Monday, March 22, 2010

Database Cockup Warning





From Radio Netherlands Worldwide

Socialist Party MP Ronald van Raak says local councils must check whether fingerprints in new passports are the correct ones.

Fingerprinting has been obligatory for Dutch passports issued since September 2009. The prints will later be stored in a central database.

Mr Van Raak says there is a significant chance that the fingerprints in your passport belong to someone else or that they will be not recognised by the system. The prints are not checked when they are issued at a town or city hall.

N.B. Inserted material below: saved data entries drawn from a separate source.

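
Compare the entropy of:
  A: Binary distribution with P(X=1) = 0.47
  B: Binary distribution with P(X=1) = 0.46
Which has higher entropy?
A

For binary distributions, entropy is maximized at p=0.5 and decreases as p moves toward 0 or 1.

H(A) = H(0.47) = 0.9974 bits
H(B) = H(0.46) = 0.9954 bits

Distribution A (p=0.47) is closer to uniform (p=0.5), so it has higher entropy.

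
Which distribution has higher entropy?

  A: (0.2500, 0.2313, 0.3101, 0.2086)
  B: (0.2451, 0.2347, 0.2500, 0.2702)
B

Both distributions are close to uniform, making this a harder comparison.

H(A) = 1.9840 bits
H(B) = 1.9981 bits

The distribution closer to uniform has higher entropy.
Answer: B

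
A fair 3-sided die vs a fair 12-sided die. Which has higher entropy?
12-sided die

Both are uniform distributions; for uniform over n outcomes, H = log₂(n). H(3-sided) = log₂(3) = 1.585 bits and H(12-sided) = log₂(12) = 3.585 bits. More outcomes in a uniform distribution means higher entropy.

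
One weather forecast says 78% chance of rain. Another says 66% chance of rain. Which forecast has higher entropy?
66% forecast

Treat each forecast as a Bernoulli distribution. Binary entropy is maximized at p=0.5 and falls off symmetrically toward 0 or 1. The 66% forecast is closer to 50%, so it is more uncertain. H(78%) ≈ 0.760 bits, H(66%) ≈ 0.925 bits.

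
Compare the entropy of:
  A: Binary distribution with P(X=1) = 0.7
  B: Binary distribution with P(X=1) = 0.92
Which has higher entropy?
A

For binary distributions, entropy is maximized at p=0.5 and decreases as p moves toward 0 or 1.

H(A) = H(0.7) = 0.8813 bits
H(B) = H(0.92) = 0.4022 bits

Distribution A (p=0.7) is closer to uniform (p=0.5), so it has higher entropy.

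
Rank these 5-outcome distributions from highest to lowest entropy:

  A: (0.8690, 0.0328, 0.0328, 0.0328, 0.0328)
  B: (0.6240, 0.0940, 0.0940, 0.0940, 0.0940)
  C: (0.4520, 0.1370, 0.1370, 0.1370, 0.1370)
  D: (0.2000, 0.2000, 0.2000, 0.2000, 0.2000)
D > C > B > A

Key insight: Entropy is maximized by uniform distributions and minimized by concentrated distributions.

Entropies:
  H(A) = 0.8222 bits
  H(B) = 1.7072 bits
  H(C) = 2.0893 bits
  H(D) = 2.3219 bits

Ranking: D > C > B > A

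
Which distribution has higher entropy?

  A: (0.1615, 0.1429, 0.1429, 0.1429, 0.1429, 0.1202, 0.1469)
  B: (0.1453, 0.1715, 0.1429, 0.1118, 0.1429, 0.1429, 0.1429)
A

Both distributions are close to uniform, making this a harder comparison.

H(A) = 2.8028 bits
H(B) = 2.7982 bits

The distribution closer to uniform has higher entropy.
Answer: A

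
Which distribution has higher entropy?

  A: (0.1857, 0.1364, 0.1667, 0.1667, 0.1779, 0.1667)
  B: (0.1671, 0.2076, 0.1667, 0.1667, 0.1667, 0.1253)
A

Both distributions are close to uniform, making this a harder comparison.

H(A) = 2.5787 bits
H(B) = 2.5701 bits

The distribution closer to uniform has higher entropy.
Answer: A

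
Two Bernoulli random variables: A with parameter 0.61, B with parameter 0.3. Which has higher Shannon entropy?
A

For binary distributions, entropy is maximized at p=0.5 and decreases as p moves toward 0 or 1.

H(A) = H(0.61) = 0.9648 bits
H(B) = H(0.3) = 0.8813 bits

Distribution A (p=0.61) is closer to uniform (p=0.5), so it has higher entropy.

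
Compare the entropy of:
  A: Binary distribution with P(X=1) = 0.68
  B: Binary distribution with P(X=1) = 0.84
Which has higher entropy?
A

For binary distributions, entropy is maximized at p=0.5 and decreases as p moves toward 0 or 1.

H(A) = H(0.68) = 0.9044 bits
H(B) = H(0.84) = 0.6343 bits

Distribution A (p=0.68) is closer to uniform (p=0.5), so it has higher entropy.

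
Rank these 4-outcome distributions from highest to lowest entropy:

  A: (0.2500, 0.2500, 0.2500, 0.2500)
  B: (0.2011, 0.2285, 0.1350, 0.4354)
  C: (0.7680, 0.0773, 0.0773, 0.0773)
A > B > C

Key insight: Entropy is maximized by uniform distributions and minimized by concentrated distributions.

- Uniform distributions have maximum entropy log₂(4) = 2.0000 bits
- The more "peaked" or concentrated a distribution, the lower its entropy

Entropies:
  H(A) = 2.0000 bits
  H(B) = 1.8643 bits
  H(C) = 1.1492 bits

Ranking: A > B > C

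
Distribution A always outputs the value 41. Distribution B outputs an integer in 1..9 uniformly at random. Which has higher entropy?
B

A is deterministic, so H(A) = 0. B is uniform over 9 outcomes, so H(B) = log₂(9) = 3.170 bits. Any distribution with genuine randomness has higher entropy than a deterministic one.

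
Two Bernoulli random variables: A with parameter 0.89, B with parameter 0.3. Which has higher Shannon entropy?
B

For binary distributions, entropy is maximized at p=0.5 and decreases as p moves toward 0 or 1.

H(A) = H(0.89) = 0.4999 bits
H(B) = H(0.3) = 0.8813 bits

Distribution B (p=0.3) is closer to uniform (p=0.5), so it has higher entropy.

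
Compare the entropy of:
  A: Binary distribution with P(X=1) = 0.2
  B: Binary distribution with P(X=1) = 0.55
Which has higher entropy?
B

For binary distributions, entropy is maximized at p=0.5 and decreases as p moves toward 0 or 1.

H(A) = H(0.2) = 0.7219 bits
H(B) = H(0.55) = 0.9928 bits

Distribution B (p=0.55) is closer to uniform (p=0.5), so it has higher entropy.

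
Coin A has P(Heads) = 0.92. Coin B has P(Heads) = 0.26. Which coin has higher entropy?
B

For binary distributions, entropy is maximized at p=0.5 and decreases as p moves toward 0 or 1.

H(A) = H(0.92) = 0.4022 bits
H(B) = H(0.26) = 0.8267 bits

Distribution B (p=0.26) is closer to uniform (p=0.5), so it has higher entropy.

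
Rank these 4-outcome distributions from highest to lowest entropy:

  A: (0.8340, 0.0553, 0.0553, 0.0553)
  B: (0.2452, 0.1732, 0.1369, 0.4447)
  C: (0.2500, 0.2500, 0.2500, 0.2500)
C > B > A

Key insight: Entropy is maximized by uniform distributions and minimized by concentrated distributions.

- Uniform distributions have maximum entropy log₂(4) = 2.0000 bits
- The more "peaked" or concentrated a distribution, the lower its entropy

Entropies:
  H(A) = 0.9116 bits
  H(B) = 1.8480 bits
  H(C) = 2.0000 bits

Ranking: C > B > A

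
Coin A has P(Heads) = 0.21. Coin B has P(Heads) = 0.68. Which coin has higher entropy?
B

For binary distributions, entropy is maximized at p=0.5 and decreases as p moves toward 0 or 1.

H(A) = H(0.21) = 0.7415 bits
H(B) = H(0.68) = 0.9044 bits

Distribution B (p=0.68) is closer to uniform (p=0.5), so it has higher entropy.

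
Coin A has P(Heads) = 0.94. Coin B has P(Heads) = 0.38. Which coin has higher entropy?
B

For binary distributions, entropy is maximized at p=0.5 and decreases as p moves toward 0 or 1.

H(A) = H(0.94) = 0.3274 bits
H(B) = H(0.38) = 0.9580 bits

Distribution B (p=0.38) is closer to uniform (p=0.5), so it has higher entropy.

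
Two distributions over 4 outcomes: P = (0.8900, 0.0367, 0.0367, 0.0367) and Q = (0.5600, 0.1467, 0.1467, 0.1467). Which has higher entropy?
Q

P is highly concentrated on one outcome (89%), making it nearly deterministic. Q spreads its mass more evenly (max 56%). The more spread-out distribution has higher entropy: H(P) ≈ 0.674 bits, H(Q) ≈ 1.687 bits.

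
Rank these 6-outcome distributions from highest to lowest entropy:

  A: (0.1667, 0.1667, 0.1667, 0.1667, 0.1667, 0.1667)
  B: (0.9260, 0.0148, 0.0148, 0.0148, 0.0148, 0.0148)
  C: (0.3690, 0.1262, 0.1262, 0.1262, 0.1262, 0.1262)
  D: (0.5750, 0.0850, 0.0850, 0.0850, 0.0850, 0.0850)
A > C > D > B

Key insight: Entropy is maximized by uniform distributions and minimized by concentrated distributions.

Entropies:
  H(A) = 2.5850 bits
  H(B) = 0.5525 bits
  H(C) = 2.4150 bits
  H(D) = 1.9705 bits

Ranking: A > C > D > B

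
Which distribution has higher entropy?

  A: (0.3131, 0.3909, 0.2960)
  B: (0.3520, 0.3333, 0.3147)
B

Both distributions are close to uniform, making this a harder comparison.

H(A) = 1.5741 bits
H(B) = 1.5835 bits

The distribution closer to uniform has higher entropy.
Answer: B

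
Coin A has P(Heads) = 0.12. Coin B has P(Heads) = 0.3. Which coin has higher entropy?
B

For binary distributions, entropy is maximized at p=0.5 and decreases as p moves toward 0 or 1.

H(A) = H(0.12) = 0.5294 bits
H(B) = H(0.3) = 0.8813 bits

Distribution B (p=0.3) is closer to uniform (p=0.5), so it has higher entropy.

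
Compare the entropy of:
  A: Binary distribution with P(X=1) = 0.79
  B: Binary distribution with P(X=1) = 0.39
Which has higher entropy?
B

For binary distributions, entropy is maximized at p=0.5 and decreases as p moves toward 0 or 1.

H(A) = H(0.79) = 0.7415 bits
H(B) = H(0.39) = 0.9648 bits

Distribution B (p=0.39) is closer to uniform (p=0.5), so it has higher entropy.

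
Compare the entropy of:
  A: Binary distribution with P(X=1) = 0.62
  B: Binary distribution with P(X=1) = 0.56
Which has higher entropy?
B

For binary distributions, entropy is maximized at p=0.5 and decreases as p moves toward 0 or 1.

H(A) = H(0.62) = 0.9580 bits
H(B) = H(0.56) = 0.9896 bits

Distribution B (p=0.56) is closer to uniform (p=0.5), so it has higher entropy.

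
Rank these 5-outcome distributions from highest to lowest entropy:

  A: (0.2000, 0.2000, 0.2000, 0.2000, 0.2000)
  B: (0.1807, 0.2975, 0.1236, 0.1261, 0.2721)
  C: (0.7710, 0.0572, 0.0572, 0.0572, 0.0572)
A > B > C

Key insight: Entropy is maximized by uniform distributions and minimized by concentrated distributions.

- Uniform distributions have maximum entropy log₂(5) = 2.3219 bits
- The more "peaked" or concentrated a distribution, the lower its entropy

Entropies:
  H(A) = 2.3219 bits
  H(B) = 2.2269 bits
  H(C) = 1.2343 bits

Ranking: A > B > C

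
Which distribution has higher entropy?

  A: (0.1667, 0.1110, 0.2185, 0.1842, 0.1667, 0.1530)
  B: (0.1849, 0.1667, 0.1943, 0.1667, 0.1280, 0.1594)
B

Both distributions are close to uniform, making this a harder comparison.

H(A) = 2.5571 bits
H(B) = 2.5732 bits

The distribution closer to uniform has higher entropy.
Answer: B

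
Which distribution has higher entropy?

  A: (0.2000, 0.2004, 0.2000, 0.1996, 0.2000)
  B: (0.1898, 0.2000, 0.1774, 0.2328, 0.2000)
A

Both distributions are close to uniform, making this a harder comparison.

H(A) = 2.3219 bits
H(B) = 2.3159 bits

The distribution closer to uniform has higher entropy.
Answer: A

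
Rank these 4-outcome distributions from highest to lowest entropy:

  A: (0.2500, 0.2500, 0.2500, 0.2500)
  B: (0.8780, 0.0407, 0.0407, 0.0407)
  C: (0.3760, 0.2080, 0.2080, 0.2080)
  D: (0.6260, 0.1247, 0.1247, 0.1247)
A > C > D > B

Key insight: Entropy is maximized by uniform distributions and minimized by concentrated distributions.

Entropies:
  H(A) = 2.0000 bits
  H(B) = 0.7284 bits
  H(C) = 1.9442 bits
  H(D) = 1.5465 bits

Ranking: A > C > D > B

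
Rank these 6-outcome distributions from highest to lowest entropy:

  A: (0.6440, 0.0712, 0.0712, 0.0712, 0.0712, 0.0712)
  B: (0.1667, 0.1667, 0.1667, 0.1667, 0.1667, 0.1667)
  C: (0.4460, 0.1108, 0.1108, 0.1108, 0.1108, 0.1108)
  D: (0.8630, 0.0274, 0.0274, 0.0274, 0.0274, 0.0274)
B > C > A > D

Key insight: Entropy is maximized by uniform distributions and minimized by concentrated distributions.

Entropies:
  H(A) = 1.7659 bits
  H(B) = 2.5850 bits
  H(C) = 2.2779 bits
  H(D) = 0.8944 bits

Ranking: B > C > A > D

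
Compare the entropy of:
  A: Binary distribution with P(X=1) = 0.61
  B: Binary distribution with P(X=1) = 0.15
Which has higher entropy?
A

For binary distributions, entropy is maximized at p=0.5 and decreases as p moves toward 0 or 1.

H(A) = H(0.61) = 0.9648 bits
H(B) = H(0.15) = 0.6098 bits

Distribution A (p=0.61) is closer to uniform (p=0.5), so it has higher entropy.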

Speaking in a radio interview, the Socialist MP warned that innocent people are at risk of being misidentified as criminals or even terrorists. Apparently, six percent of fingerprints kept by the police are incorrect.


Now, how long have fingerprints been is use by Police forces worldwide?

60, 80 or 100 years and still 6% of them are wrong.


So how any of the DNA samples registered in Big Brother's Humungus Database of The Unwashed are wrong? I don't know but I think it is not insignificant, bearing in ind the human element. It is always the human element which is often sub human in their application to the bumnumbing boring bits of routine.

We already know that this administration couldn't be trusted to run a chain letter successfully and have leaked more of our personal data than the Chinese could hack.

Yet they also want to give access to our medical data to that pimply youth sitting somewhere in Interbreeding Central County Council!


I smell a clusterfuck acoming; organs incorrectly removed and transplanted, grannies being locked up for armed robbery and bank accounts being looted, all at the touch of a button.


3 comments:

Joe Public said...

In the context of Governments, "Database Cockup", one of those two words is redundant.

Anonymous said...

agreed, the words should be permanently conjoined if used after the word Government.

microdave said...

It wasn't that long ago the DVLA database was accused of being inaccurate, after drivers were being pulled up by ANPR checks and told their insurance was out of date, or non existent even though they were totally legal.